Malheureusement, au Mali, la corruption est devenue la seconde nature des uns et des autres, d’où sa banalisation. La cause est imputable à la persistance de l’impunité. C’est la raison pour laquelle la conférence a fait des propositions allant dans le sens de l’application rigoureuse des textes et lois réprimant la corruption, la promotion des services chargés de la répression des crimes économiques, etc.

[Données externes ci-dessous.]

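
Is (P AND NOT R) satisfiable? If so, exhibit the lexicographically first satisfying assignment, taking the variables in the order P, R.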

A la tribune de nombreux orateurs se sont succédé pour livrer leur perception sur un phénomène contre lequel les discours incantatoires n’ont pu rien changer depuis cinq décennies. Pour un participant, la corruption n’est pas que financière mais elle est également foncière. Il a fait valoir que la prévention n’est pas la clé de voûte de la lutte contre la corruption mais les sévices.

« C’est un entêtement voulu qui ne peut être éradiqué sans sévir. Les corrompus et les corrupteurs se nourrissent de notre faiblesse du fait que nous soyons timorés. La preuve en est que la minorité s’en est imposée à la majorité. La corruption n’est pas que financière seulement. Elle est aussi foncière et c’est terrible. Et à mon avis, il faut sévir légalement pour arrêter l’hémorragie », a-t-il proposé.

Et à la conférence de parvenir à la conclusion que notre pays a besoin de l’émergence d’une nouvelle citoyenneté vigilante des biens publics. Gageons que les propositions sur la thématique « lutte contre la corruption et moralisation de la vie publique au Mali… » serviront de levier aux Etats généraux sur la corruption et la délinquance financière.